Significantly improved high-temperature capacitive performance in polypropylene based on molecular semiconductor grafting

The high-temperature dielectric properties and energy storage performance of capacitive materials are of great significance for the sustainable development of new energy-related fields. However, the most widely used commercial capacitor dielectric biaxially oriented polypropylene (BOPP) films fail to satisfy the requirements of continuous operation above 105 degrees C at high electric fields. Here we demonstrate a molecular semiconductor-grafted polypropylene (PP) composite that possesses substantially enhanced dielectric and capacitive performance up to 120 degrees C by virtue of the modulated carrier transport behavior. The organic molecular semiconductor [6,6]-phenyl-C61-butyric acid methyl ester (PCBM) is chemically grafted onto PP chains (PCBM-g-PP) to achieve strong interaction and decent compatibility between the PCBM and the polymer matrix. Based on computational simulation and experimental verification, it is confirmed that the grafted molecular semiconductor introduces deep traps to inhibit the migration of high-energy charge carriers excited by heat. In the meantime, the grafting also helps to intensify the regulation effect by exerting positive influences on the microstructure of the polymer. The PCBM-g-PP/PP composite films possess reduced leakage current and dielectric loss, as well as suppressed electric field distortion and elevated breakdown strength. At 120 degrees C, the energy storage density of the composite with an efficiency above 90% reaches 1.59 J/cm3, which is 683.62% that of the original PP film.

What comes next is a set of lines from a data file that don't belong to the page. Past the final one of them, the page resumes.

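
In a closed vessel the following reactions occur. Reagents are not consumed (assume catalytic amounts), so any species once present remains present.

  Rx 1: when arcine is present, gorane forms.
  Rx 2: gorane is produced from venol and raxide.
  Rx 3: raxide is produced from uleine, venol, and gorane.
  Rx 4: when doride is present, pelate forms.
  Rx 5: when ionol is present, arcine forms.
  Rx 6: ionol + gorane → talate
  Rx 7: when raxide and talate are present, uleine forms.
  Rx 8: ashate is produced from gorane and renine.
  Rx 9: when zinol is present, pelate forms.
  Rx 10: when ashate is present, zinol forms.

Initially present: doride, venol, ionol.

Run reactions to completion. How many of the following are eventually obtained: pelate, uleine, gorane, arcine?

3

doride present → pelate forms (Rx 4).
ionol present → arcine forms (Rx 5).
arcine present → gorane forms (Rx 1).
pelate: reached.
uleine would need raxide and talate (Rx 7), but raxide never forms.
gorane: reached.
arcine: reached.
Reached: pelate, gorane, and arcine — 3 of the 4.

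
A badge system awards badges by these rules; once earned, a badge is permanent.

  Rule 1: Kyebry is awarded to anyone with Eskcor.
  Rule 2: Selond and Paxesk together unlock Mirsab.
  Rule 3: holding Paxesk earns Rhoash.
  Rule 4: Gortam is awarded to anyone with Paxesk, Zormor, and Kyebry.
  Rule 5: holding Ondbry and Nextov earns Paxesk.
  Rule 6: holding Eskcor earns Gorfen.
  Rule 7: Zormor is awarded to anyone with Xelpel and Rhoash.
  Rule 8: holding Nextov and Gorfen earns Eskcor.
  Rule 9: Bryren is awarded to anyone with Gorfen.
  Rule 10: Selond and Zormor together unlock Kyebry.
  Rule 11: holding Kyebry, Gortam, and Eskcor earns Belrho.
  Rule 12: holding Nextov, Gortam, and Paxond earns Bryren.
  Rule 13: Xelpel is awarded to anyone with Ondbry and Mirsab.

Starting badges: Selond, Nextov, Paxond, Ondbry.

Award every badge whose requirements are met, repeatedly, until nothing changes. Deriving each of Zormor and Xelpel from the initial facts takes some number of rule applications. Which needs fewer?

Xelpel: With Ondbry and Nextov, Paxesk is earned (Rule 5). With Selond and Paxesk, Mirsab is earned (Rule 2). With Ondbry and Mirsab, Xelpel is earned (Rule 13). [3 rule applications]
Zormor: With Ondbry and Nextov, Paxesk is earned (Rule 5). With Selond and Paxesk, Mirsab is earned (Rule 2). With Paxesk, Rhoash is earned (Rule 3). With Ondbry and Mirsab, Xelpel is earned (Rule 13). With Xelpel and Rhoash, Zormor is earned (Rule 7). [5 rule applications]
Xelpel needs fewer.

Xelpel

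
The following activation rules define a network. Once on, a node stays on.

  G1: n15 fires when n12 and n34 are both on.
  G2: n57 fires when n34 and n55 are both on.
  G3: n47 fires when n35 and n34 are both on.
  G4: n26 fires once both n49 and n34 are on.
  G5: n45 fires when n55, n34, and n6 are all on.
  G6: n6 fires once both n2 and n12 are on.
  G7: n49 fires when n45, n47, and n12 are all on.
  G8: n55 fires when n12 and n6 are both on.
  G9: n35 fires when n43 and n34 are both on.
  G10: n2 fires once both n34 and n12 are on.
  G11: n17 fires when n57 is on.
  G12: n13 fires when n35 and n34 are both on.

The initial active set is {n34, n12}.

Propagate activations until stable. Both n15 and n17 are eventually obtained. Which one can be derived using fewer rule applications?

n15

n15: n12 and n34 are on, so n15 fires (G1). [1 rule application]
n17: G10: n34 and n12 on → n2 on. G6: n2 and n12 on → n6 on. n12 and n6 are on, so n55 fires (G8). n34 and n55 are on, so n57 fires (G2). n57 is on, so n17 fires (G11). [5 rule applications]
n15 needs fewer.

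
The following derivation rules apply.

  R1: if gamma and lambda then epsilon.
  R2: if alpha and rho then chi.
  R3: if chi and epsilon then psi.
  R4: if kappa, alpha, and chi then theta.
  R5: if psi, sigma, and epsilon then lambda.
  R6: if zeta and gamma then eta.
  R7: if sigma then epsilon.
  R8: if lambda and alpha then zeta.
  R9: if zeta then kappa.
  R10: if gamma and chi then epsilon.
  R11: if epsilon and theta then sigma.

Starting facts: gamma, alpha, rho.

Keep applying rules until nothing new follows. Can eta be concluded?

eta would need zeta and gamma (R6), but zeta is never established.

No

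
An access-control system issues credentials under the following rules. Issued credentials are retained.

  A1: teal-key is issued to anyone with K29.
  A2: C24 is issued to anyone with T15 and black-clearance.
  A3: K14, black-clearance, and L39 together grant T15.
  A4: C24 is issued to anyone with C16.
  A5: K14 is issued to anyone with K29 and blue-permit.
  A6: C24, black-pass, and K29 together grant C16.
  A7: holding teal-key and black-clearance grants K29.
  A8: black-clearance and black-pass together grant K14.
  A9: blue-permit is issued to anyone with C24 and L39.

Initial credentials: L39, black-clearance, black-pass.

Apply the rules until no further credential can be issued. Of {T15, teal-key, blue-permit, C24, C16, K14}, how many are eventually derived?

Holding black-clearance and black-pass grants K14 (A8).
Holding K14, black-clearance, and L39 grants T15 (A3).
Holding T15 and black-clearance grants C24 (A2).
Holding C24 and L39 grants blue-permit (A9).
T15: reached.
teal-key would need K29 (A1), but K29 is never granted.
blue-permit: reached.
C24: reached.
C16 would need C24, black-pass, and K29 (A6), but K29 is never granted.
K14: reached.
Reached: T15, blue-permit, C24, and K14 — 4 of the 6.

4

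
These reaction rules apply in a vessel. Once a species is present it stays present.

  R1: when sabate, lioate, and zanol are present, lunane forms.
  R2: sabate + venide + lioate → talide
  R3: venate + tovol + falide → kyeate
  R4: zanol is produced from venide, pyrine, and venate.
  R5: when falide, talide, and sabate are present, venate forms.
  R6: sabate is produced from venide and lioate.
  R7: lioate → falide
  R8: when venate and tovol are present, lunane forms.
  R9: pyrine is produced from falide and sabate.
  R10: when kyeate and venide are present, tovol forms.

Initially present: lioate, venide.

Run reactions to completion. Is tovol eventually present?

No

tovol would need kyeate and venide (R10), but kyeate never forms.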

The reported molecular semiconductor-grafting strategy is expected to promote the capacitive performance of poly-propylene under hash-temperature conditions, facilitating the development of lightweight and compact-size dielectric capacitors. (c) 2023 Elsevier Ltd. All rights reserved.

Automated summary

This study demonstrates the improved dielectric and capacitive performance of a polypropylene composite by grafting a molecular semiconductor onto polypropylene chains. The grafted molecular semiconductor introduces deep traps to inhibit the migration of high-energy charge carriers and enhances the regulation effect by positively influencing the microstructure of the polymer. The composite exhibits reduced leakage current, dielectric loss, electric field distortion, and increased breakdown strength at high temperatures.